Q1: As an EIS field officer, how did you work with Pacific Northwest tribes to prepare for and prevent COVID-19 outbreaks?

The main mission was to assist counties, tribes, states, and local jurisdictions with disease investigations and anything related to public health. I went out to assist a tribe in Washington with a number of things related to the response to COVID-19 on their reservation and to be a technical advisor and a public health consultant for tribal health. I helped organize their incident command branch and trained their staff to do contact tracing. I also helped them develop public health worker protection guidance should they have to visit a probable or confirmed COVID-19 patient at home. About a week after I completed my work with the tribe, the spike in cases occurred, and they were prepared.

Q2: How are tribes in the Pacific Northwest responding, and has that response differed from the rest of the country?
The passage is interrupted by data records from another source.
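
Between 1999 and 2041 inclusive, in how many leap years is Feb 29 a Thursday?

Leap years in 1999–2041: 11 of them.
Feb 29 weekday advances by 5 (mod 7) from one leap year to the next four years later (or differs when a century non-leap intervenes).
Leap-day weekdays: 2000:Tue 2004:Sun 2008:Fri 2012:Wed 2016:Mon 2020:Sat 2024:Thu✓ 2028:Tue 2032:Sun 2036:Fri 2040:Wed
Thursday: 2024 → 1.

1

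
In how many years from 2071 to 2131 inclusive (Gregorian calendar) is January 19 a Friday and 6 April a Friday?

Check each year's weekday for January 19 and 6 April:
  2071: Mon/Mon  2072: Tue/Wed  2073: Thu/Thu  2074: Fri/Fri ✓  2075: Sat/Sat  2076: Sun/Mon  2077: Tue/Tue  2078: Wed/Wed  2079: Thu/Thu  2080: Fri/Sat  2081: Sun/Sun  2082: Mon/Mon  2083: Tue/Tue  2084: Wed/Thu  …(33 more)…  2118: Wed/Wed  2119: Thu/Thu  2120: Fri/Sat  2121: Sun/Sun  2122: Mon/Mon  2123: Tue/Tue  2124: Wed/Thu  2125: Fri/Fri ✓  2126: Sat/Sat  2127: Sun/Sun  2128: Mon/Tue  2129: Wed/Wed  2130: Thu/Thu  2131: Fri/Fri ✓
Both conditions hold in: 2074, 2085, 2091, 2103, 2114, 2125, 2131 — 7.

7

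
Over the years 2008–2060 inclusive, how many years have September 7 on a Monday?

Track September 7's weekday year by year (advancing +1, or +2 across a Feb 29):
  2008: Sun  2009: Mon (+1) ✓  2010: Tue (+1)  2011: Wed (+1)  2012: Fri (+2)
  2013: Sat (+1)  2014: Sun (+1)  2015: Mon (+1) ✓  2016: Wed (+2)  2017: Thu (+1)
  2018: Fri (+1)  2019: Sat (+1)  2020: Mon (+2) ✓  2021: Tue (+1)  … (25 more years) …
  2047: Sat (+1)  2048: Mon (+2) ✓  2049: Tue (+1)  2050: Wed (+1)  2051: Thu (+1)
  2052: Sat (+2)  2053: Sun (+1)  2054: Mon (+1) ✓  2055: Tue (+1)  2056: Thu (+2)
  2057: Fri (+1)  2058: Sat (+1)  2059: Sun (+1)  2060: Tue (+2)
Monday years: 2009, 2015, 2020, 2026, 2037, 2043, 2048, 2054 — 8 in total.

8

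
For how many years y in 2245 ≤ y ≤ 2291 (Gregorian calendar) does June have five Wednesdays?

June has 30 days; it has five Wednesdays when Wednesday falls among the first (month-length − 28) days — i.e. when June 1 is one of Wednesday/Tuesday.
June 1 by year: 2245:Sun 2246:Mon 2247:Tue✓ 2248:Thu 2249:Fri 2250:Sat 2251:Sun 2252:Tue✓ 2253:Wed✓ 2254:Thu 2255:Fri 2256:Sun 2257:Mon 2258:Tue✓ 2259:Wed✓ …(17 more)… 2277:Fri 2278:Sat 2279:Sun 2280:Tue✓ 2281:Wed✓ 2282:Thu 2283:Fri 2284:Sun 2285:Mon 2286:Tue✓ 2287:Wed✓ 2288:Fri 2289:Sat 2290:Sun 2291:Mon
Years with five Wednesdays: 2247, 2252, 2253, 2258, 2259, 2264, 2269, 2270, 2275, 2280, 2281, 2286, 2287 → 13.

13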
COVID-19 does affect different groups of people, including tribes, differently. Fortunately, the area where I was deployed had very few cases of COVID-19 and were more focused on being ready for a spike in cases. The 43 federally recognized tribes in the Pacific Northwest, from what I’ve seen, have a good relationship overall with states. Perhaps because Washington and Seattle had some of the first reported COVID-19 cases, they continue to be on the cutting edge of the response. Whether it’s through federal agencies like the Indian Health Service, CDC,  FEMA, states, counties or the Northwest Portland Area Indian Health Board, tribes overall have been able to keep up with the latest information. Other areas may be looking at what the Pacific Northwest is doing and what tribes are doing to see how that could fit into their own response.
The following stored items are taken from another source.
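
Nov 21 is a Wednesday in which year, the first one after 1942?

From one year to the next, a fixed date's weekday advances by 1, or by 2 when a Feb 29 lies between the two dates.
1942: November 21 is Saturday.
1943: Sunday (+1)
1944: Tuesday (+2)
1945: Wednesday (+1)
Nov 21 falls on a Wednesday in 1945.

1945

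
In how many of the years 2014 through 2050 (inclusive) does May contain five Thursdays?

15

May has 31 days; it has five Thursdays when Thursday falls among the first (month-length − 28) days — i.e. when May 1 is one of Thursday/Wednesday/Tuesday.
May 1 by year: 2014:Thu✓ 2015:Fri 2016:Sun 2017:Mon 2018:Tue✓ 2019:Wed✓ 2020:Fri 2021:Sat 2022:Sun 2023:Mon 2024:Wed✓ 2025:Thu✓ 2026:Fri 2027:Sat 2028:Mon …(7 more)… 2036:Thu✓ 2037:Fri 2038:Sat 2039:Sun 2040:Tue✓ 2041:Wed✓ 2042:Thu✓ 2043:Fri 2044:Sun 2045:Mon 2046:Tue✓ 2047:Wed✓ 2048:Fri 2049:Sat 2050:Sun
Years with five Thursdays: 2014, 2018, 2019, 2024, 2025, 2029, 2030, 2031, 2035, 2036, 2040, 2041, 2042, 2046, 2047 → 15.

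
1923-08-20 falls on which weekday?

January 1, 1923 is a Monday.
August 20 is day 232 of the year, i.e. 231 days after Jan 1.
231 mod 7 = 0, so advance 0 weekdays from Monday: Monday.

Monday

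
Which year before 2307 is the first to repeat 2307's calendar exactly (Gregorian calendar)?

2301

Two years share a calendar iff Jan 1 falls on the same weekday and both are leap or both are common. 2307: Jan 1 is Tuesday, common year.
2306: Jan 1 Monday, common
2305: Jan 1 Sunday, common
2304: Jan 1 Friday, leap
2303: Jan 1 Thursday, common
2302: Jan 1 Wednesday, common
2301: Jan 1 Tuesday, common
2301 matches on both conditions.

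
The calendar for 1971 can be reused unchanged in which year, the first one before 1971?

Two years share a calendar iff Jan 1 falls on the same weekday and both are leap or both are common. 1971: Jan 1 is Friday, common year.
1970: Jan 1 Thursday, common
1969: Jan 1 Wednesday, common
1968: Jan 1 Monday, leap
1967: Jan 1 Sunday, common
1966: Jan 1 Saturday, common
1965: Jan 1 Friday, common
1965 matches on both conditions.

1965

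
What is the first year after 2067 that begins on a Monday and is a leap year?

2080

Jan 1 advances by 2 weekdays after a leap year and by 1 after a common year.
2067: Jan 1 is Saturday.
2068: Sunday (leap)
2069: Tuesday
2070: Wednesday
2071: Thursday
2072: Friday (leap)
2073: Sunday
2074: Monday
2075: Tuesday
2076: Wednesday (leap)
2077: Friday
2078: Saturday
2079: Sunday
2080: Monday (leap)
2080 begins on a Monday and is a leap year.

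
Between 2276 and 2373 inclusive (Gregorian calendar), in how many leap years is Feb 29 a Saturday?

Leap years in 2276–2373: 24 of them.
Feb 29 weekday advances by 5 (mod 7) from one leap year to the next four years later (or differs when a century non-leap intervenes).
Leap-day weekdays: 2276:Tue 2280:Sun 2284:Fri 2288:Wed 2292:Mon 2296:Sat✓ 2304:Mon 2308:Sat✓ 2312:Thu 2316:Tue 2320:Sun 2324:Fri 2328:Wed 2332:Mon 2336:Sat✓ 2340:Thu 2344:Tue 2348:Sun 2352:Fri 2356:Wed 2360:Mon 2364:Sat✓ 2368:Thu 2372:Tue
Saturday: 2296, 2308, 2336, 2364 → 4.

4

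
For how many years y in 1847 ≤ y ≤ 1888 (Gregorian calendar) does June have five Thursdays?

June has 30 days; it has five Thursdays when Thursday falls among the first (month-length − 28) days — i.e. when June 1 is one of Thursday/Wednesday.
June 1 by year: 1847:Tue 1848:Thu✓ 1849:Fri 1850:Sat 1851:Sun 1852:Tue 1853:Wed✓ 1854:Thu✓ 1855:Fri 1856:Sun 1857:Mon 1858:Tue 1859:Wed✓ 1860:Fri 1861:Sat …(12 more)… 1874:Mon 1875:Tue 1876:Thu✓ 1877:Fri 1878:Sat 1879:Sun 1880:Tue 1881:Wed✓ 1882:Thu✓ 1883:Fri 1884:Sun 1885:Mon 1886:Tue 1887:Wed✓ 1888:Fri
Years with five Thursdays: 1848, 1853, 1854, 1859, 1864, 1865, 1870, 1871, 1876, 1881, 1882, 1887 → 12.

12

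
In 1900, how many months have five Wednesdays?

4

A month of length L has five Wednesdays iff its first Wednesday is on day ≤ L−28 (so day 1–3 in a 31-day month, 1–2 in a 30-day month, day 1 in a leap February).
Checking each month of 1900: Jan starts Mon (31d) ✓; Feb starts Thu (28d); Mar starts Thu (31d); Apr starts Sun (30d); May starts Tue (31d) ✓; Jun starts Fri (30d); Jul starts Sun (31d); Aug starts Wed (31d) ✓; Sep starts Sat (30d); Oct starts Mon (31d) ✓; Nov starts Thu (30d); Dec starts Sat (31d).
Five-Wednesday months: January, May, August, October → 4.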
Q3: How do existing health disparities affect public health efforts like pandemic response among Native tribes? 

The value of having strong public health systems is something that I’ve definitely learned, having seen firsthand how well they protect public health and save lives. And I’ve also seen the flip side of that and the challenges that can come from it. We’re probably not talking enough about the most vulnerable. There are places in the U.S., unfortunately, where people live without running water or electricity or sanitation systems. Globally, indigenous people suffer from higher rates of chronic illnesses and have risk factors that are related to worse outcomes among people who get sick with COVID-19. There needs to be greater awareness for American Indian and Alaskan Native people throughout the pandemic. A recent study by CDC and tribal epidemiology centers found that the confirmed COVID-19 incidence rate among American Indian and Alaska Native people is 3.5 times that of non-Hispanic white people.